Ou seja, o acompanhamento acontece durante todo o ano, e não somente quando da elaboração da DFP anual. Sofre o mercado, cuja credibilidade vai para a sarjeta.

Por essa e outras que defendo a idéia de “radicalização” das políticas de negociação, com a centralização no Diretor de Relações com o Mercado de todas as negociações que envolvam Administradores. Esse público não pode ter a liberdade de negociar valores mobiliários.

Fico imaginando a frustração da área técnica da CVM, que se esforça para identificar tais falcatruas e depois assiste os meliantes saírem sorridentes pela Rua Sete de Setembro, rumo à Confeitaria Colombo.

Vale a regra, corroborada pelos ilustres advogados de defesa: foi pego pelo xerife? Paga uns trocados e fica tudo bem. Afinal, o xerife não é o Bat Masterson.
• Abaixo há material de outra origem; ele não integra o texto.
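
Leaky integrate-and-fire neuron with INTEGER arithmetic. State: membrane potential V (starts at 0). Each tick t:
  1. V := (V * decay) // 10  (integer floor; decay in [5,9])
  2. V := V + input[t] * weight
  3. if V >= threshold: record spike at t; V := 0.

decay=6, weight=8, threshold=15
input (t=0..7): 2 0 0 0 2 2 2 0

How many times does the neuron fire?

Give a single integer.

Answer: 4

Derivation:
t=0: input=2 -> V=0 FIRE
t=1: input=0 -> V=0
t=2: input=0 -> V=0
t=3: input=0 -> V=0
t=4: input=2 -> V=0 FIRE
t=5: input=2 -> V=0 FIRE
t=6: input=2 -> V=0 FIRE
t=7: input=0 -> V=0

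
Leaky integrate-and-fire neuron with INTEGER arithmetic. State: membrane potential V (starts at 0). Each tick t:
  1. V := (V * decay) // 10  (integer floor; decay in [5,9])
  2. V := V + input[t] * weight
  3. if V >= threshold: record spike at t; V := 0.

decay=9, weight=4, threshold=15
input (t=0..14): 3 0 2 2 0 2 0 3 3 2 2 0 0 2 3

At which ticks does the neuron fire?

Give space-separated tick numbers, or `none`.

Answer: 2 7 9 14

Derivation:
t=0: input=3 -> V=12
t=1: input=0 -> V=10
t=2: input=2 -> V=0 FIRE
t=3: input=2 -> V=8
t=4: input=0 -> V=7
t=5: input=2 -> V=14
t=6: input=0 -> V=12
t=7: input=3 -> V=0 FIRE
t=8: input=3 -> V=12
t=9: input=2 -> V=0 FIRE
t=10: input=2 -> V=8
t=11: input=0 -> V=7
t=12: input=0 -> V=6
t=13: input=2 -> V=13
t=14: input=3 -> V=0 FIRE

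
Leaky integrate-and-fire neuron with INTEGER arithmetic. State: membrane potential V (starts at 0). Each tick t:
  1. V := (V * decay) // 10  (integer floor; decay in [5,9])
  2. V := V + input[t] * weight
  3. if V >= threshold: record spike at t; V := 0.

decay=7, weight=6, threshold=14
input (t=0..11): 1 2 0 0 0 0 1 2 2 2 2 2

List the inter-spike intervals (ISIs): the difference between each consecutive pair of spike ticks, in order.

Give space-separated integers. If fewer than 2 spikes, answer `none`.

t=0: input=1 -> V=6
t=1: input=2 -> V=0 FIRE
t=2: input=0 -> V=0
t=3: input=0 -> V=0
t=4: input=0 -> V=0
t=5: input=0 -> V=0
t=6: input=1 -> V=6
t=7: input=2 -> V=0 FIRE
t=8: input=2 -> V=12
t=9: input=2 -> V=0 FIRE
t=10: input=2 -> V=12
t=11: input=2 -> V=0 FIRE

Answer: 6 2 2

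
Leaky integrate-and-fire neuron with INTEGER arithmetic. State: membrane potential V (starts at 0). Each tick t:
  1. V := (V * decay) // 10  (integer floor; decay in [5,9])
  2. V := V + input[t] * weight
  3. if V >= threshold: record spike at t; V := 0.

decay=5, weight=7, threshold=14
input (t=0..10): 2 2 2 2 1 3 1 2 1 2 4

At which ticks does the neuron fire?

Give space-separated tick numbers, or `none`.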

O termo de compromisso funciona assim: o acusado, ao saber que o xerife está investigando suas negociações escusas, corre para a Rua Sete de Setembro com um bom advogado a tiracolo para engavetar a apuração, antes mesmo da abertura do processo sancionador. No caso em questão a 1ª proposta do acusado para engavetar o processo foi de R$ 70 mil, a 2ª proposta foi de 2 vezes o ganho embolsado, e por fim foi aumentada para R$ 495 mil (3x o ganho auferido com as “negociatas espúrias”). Conclusão: só paga quem carrega a certeza da culpa.
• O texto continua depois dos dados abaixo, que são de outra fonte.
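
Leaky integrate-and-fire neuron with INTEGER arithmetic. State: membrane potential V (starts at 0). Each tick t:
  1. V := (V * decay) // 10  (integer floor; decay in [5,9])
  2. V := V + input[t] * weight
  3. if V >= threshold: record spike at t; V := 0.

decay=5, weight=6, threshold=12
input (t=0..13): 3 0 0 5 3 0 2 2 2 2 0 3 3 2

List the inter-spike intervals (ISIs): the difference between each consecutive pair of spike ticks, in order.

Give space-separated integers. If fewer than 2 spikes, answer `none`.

t=0: input=3 -> V=0 FIRE
t=1: input=0 -> V=0
t=2: input=0 -> V=0
t=3: input=5 -> V=0 FIRE
t=4: input=3 -> V=0 FIRE
t=5: input=0 -> V=0
t=6: input=2 -> V=0 FIRE
t=7: input=2 -> V=0 FIRE
t=8: input=2 -> V=0 FIRE
t=9: input=2 -> V=0 FIRE
t=10: input=0 -> V=0
t=11: input=3 -> V=0 FIRE
t=12: input=3 -> V=0 FIRE
t=13: input=2 -> V=0 FIRE

Answer: 3 1 2 1 1 1 2 1 1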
Atrevo-me a dizer que toda “negociação” de valores a serem pagos por insiders em “quase-processos” ganha ares de imoralidade, uma vez que os investidores que negociaram suas ações em condições diferenciadas dos criminosos nunca serão indenizados: todos os valores recebidos vão para o caixa único de Brasília. Sem falar que a Lei obriga o regulador a avaliar tais propostas considerando a natureza/ gravidade do crime cometido. E no caso de insider trading, a regulação é clara: trata-se de crime, infração grave, sem meias palavras. Talvez os investidores tenham que criar uma associação para reivindicar seus direitos. Seria a AILI – Associação dos Investidores Ludibriados por Insiders. Para piorar, no caso em questão os “negociadores” não consideraram os antecedentes do acusado, já condenado anteriormente.

Mas como a nossa brilhante Câmara dos Deputados não se digna a apreciar o Projeto de Lei 1851/2011, que visa impedir o uso de termo de compromisso para infrações graves, só nos resta aguardar o próximo caso, que não tarda em chegar. Afinal, o crime de insider trading no Brasil é na verdade um “meio crime”, que pode ser engavetado antes da abertura do processo. Matou alguém (no caso a credibilidade do mercado)? Corre pro delegado, ainda com o defunto fresco debaixo do braço, e negocia “um qualquer” que fica tudo certo... Lavou, tá limpinho e cheiroso.

Quem sabe o próximo caso não virá antes do Natal, junto com um suculento chester?